The ragged little girl huddled on Tonio’s halfdeck was still crying; the kind of monotonous half-exhausted sobbing that tore Marco’s heart right out of his chest. He eased down onto the gondola in the over-cautious fashion of one not very used to being on a small boat, then slid along the worn boards and crouched beside her so that his face was level with hers.

“Come here, little one.” He held out hand coaxingly. “It’s all right, Leonora. I’m going to make it better.”

She stopped crying, stared at him for a minute, then sidled over to him and didn’t resist when he gathered her into his arms, trying to warm that thin little body with his own. Children trusted him. So did dogs.

He murmured nonsense at her while he gently felt along the line of her jaw and checked for fever. Relief washed over him when he found neither a swollen gland nor a temperature elevated beyond what he would expect in a kid who’d been crying in pain for a day or more. With every kid brought to him, he expected to find one too sick for his knowledge or experience to help. Then what would he do?

Ah, he knew what he would do. Tell Tonio the child needed real help—and if the parents couldn’t afford it, tell him about Claudia and her Strega healer. And let the parents decide whether it was worth the risk of having Strega strings attached to their child’s soul.

Or maybe kidnap the child and take it there himself, and take the damnation onto his own soul . . .

This one—like all the others so far, thank God—was an easy one. Infection. A scratch just inside the little ear gone septic. He went back up to his rooms and fetched some dead-nettle tea. He mixed it with a little of Tonio’s grappa, poured into a spoon and heated it to just-bearable over Tonio’s little boat stove. This he poured into Leonora’s ear. She cried out briefly, but then was still. Then he heated a small pot of dead-nettle tea, along with a pinch of aromatic pine resin, scrounged from the timberyard.

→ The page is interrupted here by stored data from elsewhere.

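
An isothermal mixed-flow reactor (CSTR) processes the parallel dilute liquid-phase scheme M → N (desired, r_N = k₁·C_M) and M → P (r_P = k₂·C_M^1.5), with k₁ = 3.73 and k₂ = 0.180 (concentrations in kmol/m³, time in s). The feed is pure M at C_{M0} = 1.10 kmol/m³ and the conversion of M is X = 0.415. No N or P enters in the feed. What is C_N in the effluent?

0.439 kmol/m³

Exit C_M = C_{M0}(1−X) = 1.10×0.585 = 0.6435 kmol/m³.
In a CSTR the entire volume is at exit conditions, so r_N = 3.73×0.6435 = 2.400 and r_P = 0.180×0.6435^1.5 = 0.09292.
Fraction of consumed M going to N: r_N/(r_N+r_P) = 0.9627.
C_N = 0.9627·C_{M0}·X = 0.9627×1.10×0.415 = 0.439 kmol/m³.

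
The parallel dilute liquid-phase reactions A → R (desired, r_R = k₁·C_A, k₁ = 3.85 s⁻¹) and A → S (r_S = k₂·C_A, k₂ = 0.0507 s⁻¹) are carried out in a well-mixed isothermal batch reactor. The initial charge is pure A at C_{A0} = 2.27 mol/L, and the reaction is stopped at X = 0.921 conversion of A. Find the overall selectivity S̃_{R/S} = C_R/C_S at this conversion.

75.9

C_A = C_{A0}(1−X) = 0.1793 mol/L.
Both paths are first order in A, so the instantaneous fraction to R is constant: dC_R/d(−C_A) = k₁/(k₁+k₂) = 0.9870.
C_R = 0.9870·(C_{A0}−C_A) = 0.9870×2.091 = 2.06 mol/L.
C_S = (C_{A0}−C_A)−C_R = 0.02717 mol/L; S̃_{R/S} = 2.063/0.02717 = 75.9.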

He gave her a pebble. “Now, honey, you suck on this pebble, and sniff that steam up.” Her nose was a bit stuffy, but the inhalation would clear that if he was right. The ear would drain and the pain would suddenly go. He and Tonio watched.

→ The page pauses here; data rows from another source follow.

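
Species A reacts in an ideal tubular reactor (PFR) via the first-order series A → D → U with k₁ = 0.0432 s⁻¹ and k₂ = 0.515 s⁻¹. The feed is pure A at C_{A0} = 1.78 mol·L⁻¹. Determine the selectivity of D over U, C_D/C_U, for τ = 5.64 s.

0.447

For first-order series with pure A initially, C_D(τ) = k₁C_{A0}/(k₂−k₁)·(e^(−k₁τ) − e^(−k₂τ)).
e^(−k₁τ) = e^(−0.0432×5.64) = e^(−0.2436) = 0.7838; e^(−k₂τ) = e^(−2.905) = 0.05477.
C_D = 0.0432×1.78/(0.515−0.0432) × (0.7838−0.05477) = 0.1630×0.7290 = 0.1188 mol·L⁻¹.
C_A = C_{A0}e^(−k₁τ) = 1.395 mol·L⁻¹, so C_U = C_{A0}−C_A−C_D = 0.2661 mol·L⁻¹; C_D/C_U = 0.447.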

He could see it in her face—the sheer wonder of the moment when the pain went away. Looking at him like he was an angel. He blushed and his heart melted a bit more.

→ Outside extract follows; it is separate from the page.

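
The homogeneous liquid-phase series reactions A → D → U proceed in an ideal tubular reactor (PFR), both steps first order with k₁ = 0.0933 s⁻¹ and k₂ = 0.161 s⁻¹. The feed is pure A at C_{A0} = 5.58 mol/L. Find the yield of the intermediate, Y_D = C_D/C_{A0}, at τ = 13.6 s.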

“Now,” he said softly and mock-sternly, “you have to promise me something. When the wind blows and it’s cold, you will keep your scarf tied around your ears good and tight, you hear? Otherwise your ear’ll start to hurt again.”

The tiny girl gazed at him from eyes so big they seemed to take up half of her tear-streaked face. “Don’t got no scarf,” she protested.

He sighed again, and reached under his coat collar to pull yet another of Benito’s “souvenirs” off his own neck. That was the fourth one used so far—two gone for bandages and one as a sling. Benito must surely think he was eating the damned things—it was a good thing they weren’t the silk ones Benito liked to sport; his brother would have strangled him in his sleep.